De esos documentos y de otros que inserta don Jesús Pereira en su Ratos de Ocio, al tratar de este tema, se deduce que la reacción del pueblo fue seria; más aún, intranquilizadora. El señor Obispo la deja entrever en el escrito que dirigió al Gobernador Político y Militar de la Plaza, don Isidro del Saio, el propio día 22: "Al mismo tiempo que me ofrezco con todo el Clero para ayudar en lo que pueda y convenga para la salud, seguridad, tranquilidad, paz y sosiego -subrayamos nosotros-, en toda esta ciudad"; añadiendo que en el próximo correo daría cuenta a S. M. en cumplimiento de lo que se le tiene mandado de lo acaecido en este día en la forma y con la moderación que es propia de mi corrección y que corresponde al deseo de no ofender a nadie".
Pero es el propio Gobernador quien descorre el velo al reconocer en un largo escrito que dirigió al Obispo diez días después del suceso, donde transcribe otro que envió al Ayuntamiento, "que se había criticado... públicamente la conducta de los jefes" encargados de ese servicio; y al decir "que si un solo vecino o habitante de esta ciudad es capaz de promover conversación que lastime la buena opinión y respeto que merecen todas las autoridades así militares, como eclesiásticas y civiles, tomaré contra el que delinca la providencia más severa...".

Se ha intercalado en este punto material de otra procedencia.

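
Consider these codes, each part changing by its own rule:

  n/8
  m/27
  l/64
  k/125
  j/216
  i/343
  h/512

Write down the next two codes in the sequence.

Letter goes n, m, l, k, j, i, h → g → f (letters move back 1 place in the alphabet).
Second component: perfect cubes: 2³, 3³, 4³, …, so 8, 27, 64, 125, 216, 343, 512 → 729 → 1000.
Putting the parts together: g/729 and then f/1000.

g/729 then f/1000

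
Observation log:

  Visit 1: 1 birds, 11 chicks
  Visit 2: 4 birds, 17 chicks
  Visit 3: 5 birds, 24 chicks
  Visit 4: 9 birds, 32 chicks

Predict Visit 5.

14 birds, 41 chicks

Birds: each term is the sum of the two before it; 1, 4, 5, 9 → 14.
Chicks goes 11, 17, 24, 32 → 41 (differences are 6, 7, 8, … (increasing by 1 each time)).
Putting it together: 14 birds, 41 chicks.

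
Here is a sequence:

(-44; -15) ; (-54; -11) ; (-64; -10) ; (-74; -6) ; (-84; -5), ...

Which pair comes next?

(-94; -1)

First coordinate: -44, -54, -64, -74, -84 → -94 (−10 each step).
Second coordinate: alternating steps +4, +1, +4, +1, …, so -15, -11, -10, -6, -5 → -1.
Combining the parts gives (-94; -1).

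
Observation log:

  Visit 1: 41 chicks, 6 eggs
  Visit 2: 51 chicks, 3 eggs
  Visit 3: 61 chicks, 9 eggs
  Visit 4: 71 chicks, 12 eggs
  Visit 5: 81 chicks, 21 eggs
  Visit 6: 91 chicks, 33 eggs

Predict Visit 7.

Chicks — +10 each step: 41, 51, 61, 71, 81, 91 → 101.
Eggs — each term is the sum of the two before it: 6, 3, 9, 12, 21, 33 → 54.
So the next row is 101 chicks, 54 eggs.

101 chicks, 54 eggs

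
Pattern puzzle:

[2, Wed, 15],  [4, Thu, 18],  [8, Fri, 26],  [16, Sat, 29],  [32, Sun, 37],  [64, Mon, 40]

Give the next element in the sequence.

For the first entry, ×2 each step: 2, 4, 8, 16, 32, 64 → 128.
Day: runs through the weekdays Mon→Sun, so Wed, Thu, Fri, Sat, Sun, Mon → Tue.
Third entry — alternating steps +3, +8, +3, +8, …: 15, 18, 26, 29, 37, 40 → 48.
Combining the parts gives [128, Tue, 48].

[128, Tue, 48]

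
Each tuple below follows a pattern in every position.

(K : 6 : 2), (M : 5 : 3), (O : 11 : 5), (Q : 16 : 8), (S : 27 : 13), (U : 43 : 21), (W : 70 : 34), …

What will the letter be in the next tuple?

Y

Letter goes K, M, O, Q, S, U, W → Y (letters move forward 2 places in the alphabet).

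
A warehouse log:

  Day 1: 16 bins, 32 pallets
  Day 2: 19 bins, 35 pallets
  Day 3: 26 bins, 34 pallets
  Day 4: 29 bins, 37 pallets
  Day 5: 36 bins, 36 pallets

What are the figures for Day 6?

39 bins, 39 pallets

Bins — alternating steps +3, +7, +3, +7, …: 16, 19, 26, 29, 36 → 39.
Pallets goes 32, 35, 34, 37, 36 → 39 (alternating steps +3, −1, +3, −1, …).
So the next record is 39 bins, 39 pallets.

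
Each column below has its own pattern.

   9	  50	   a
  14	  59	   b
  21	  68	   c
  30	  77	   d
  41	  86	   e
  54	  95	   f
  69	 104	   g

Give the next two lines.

First component: differences are 5, 7, 9, … (increasing by 2 each time), so 9, 14, 21, 30, 41, 54, 69 → 86 → 105.
Second component: 50, 59, 68, 77, 86, 95, 104 → 113 → 122 (+9 each step).
Letter: a, b, c, d, e, f, g → h → i (letters move forward 1 place in the alphabet).
Putting the parts together: 86  113  h and then 105  122  i.

86  113  h; 105  122  i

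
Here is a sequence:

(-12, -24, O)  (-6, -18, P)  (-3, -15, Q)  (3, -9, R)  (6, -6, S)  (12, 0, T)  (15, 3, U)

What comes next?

(21, 9, V)

First entry goes -12, -6, -3, 3, 6, 12, 15 → 21 (alternating steps +6, +3, +6, +3, …).
Second entry: always 12 less than the first entry; -24, -18, -15, -9, -6, 0, 3 → 9.
Letter: letters move forward 1 place in the alphabet, so O, P, Q, R, S, T, U → V.
So the next element is (21, 9, V).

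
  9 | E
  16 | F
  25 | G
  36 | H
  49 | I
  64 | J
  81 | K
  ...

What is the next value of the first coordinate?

100

For the first coordinate, perfect squares: 3², 4², 5², …: 9, 16, 25, 36, 49, 64, 81 → 100.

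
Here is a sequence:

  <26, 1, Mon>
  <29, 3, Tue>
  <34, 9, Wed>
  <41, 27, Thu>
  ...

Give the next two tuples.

<50, 81, Fri>, <61, 243, Sat>

For the first component, differences are 3, 5, 7, … (increasing by 2 each time): 26, 29, 34, 41 → 50 → 61.
Second component goes 1, 3, 9, 27 → 81 → 243 (×3 each step).
Day — runs through the weekdays Mon→Sun: Mon, Tue, Wed, Thu → Fri → Sat.
So the next two tuples are <50, 81, Fri> and <61, 243, Sat>.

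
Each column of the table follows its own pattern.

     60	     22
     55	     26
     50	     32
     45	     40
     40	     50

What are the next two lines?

First component: −5 each step; 60, 55, 50, 45, 40 → 35 → 30.
Second component: 22, 26, 32, 40, 50 → 62 → 76 (differences are 4, 6, 8, … (increasing by 2 each time)).
Putting the parts together: 35  62 and then 30  76.

35  62; 30  76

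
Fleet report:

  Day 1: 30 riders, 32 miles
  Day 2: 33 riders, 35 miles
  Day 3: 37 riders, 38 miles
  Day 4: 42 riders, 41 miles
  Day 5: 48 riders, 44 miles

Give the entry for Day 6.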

No hay para qué decir que inmediatamente se hicieron las gestiones oportunas para evitar en el futuro desgracias análogas a las que acababan de caer sobre el pueblo. Todos tuvieron como providencial que la explosión no derivara en horrorosa catástrofe. El Obispo alababa a Dios por haber librado de la muerte a todo el pueblo, y el Cabildo se expresaba en términos semejantes. El Gobernador reconocía que la explosión originó "menos estragos que los que pudiera haber producido".
El señor Obispo anunció su propósito de celebrar en acción de gracias, Misa de Pontifical, al final de la cual se cantaría un Te Deum. Como los actos habían de tener lugar en la Catedral, el Cabildo invitó al Ayuntamiento, y el Obispo al Gobernador y a los organismos militares de la Plaza. La Capilla de Cerralbo se mantuvo durante muchos años en el lastimoso estado en que quedó después del siniestro.
Fue un Obispo insigne, todo caridad y celo, todo humildad, inspirado apóstol, don José Tomás de Mazarrasa y Riva, quien, secundado por la gran inteligencia de don Santiago Sevillano, llevó a cabo las obras de restauración entre 1885 y octubre de 1889 en que fue nuevamente consagrada la iglesia, que fue cedida por entonces para templo parroquial por don Enrique de Aguilera, Marqués de Cerralbo.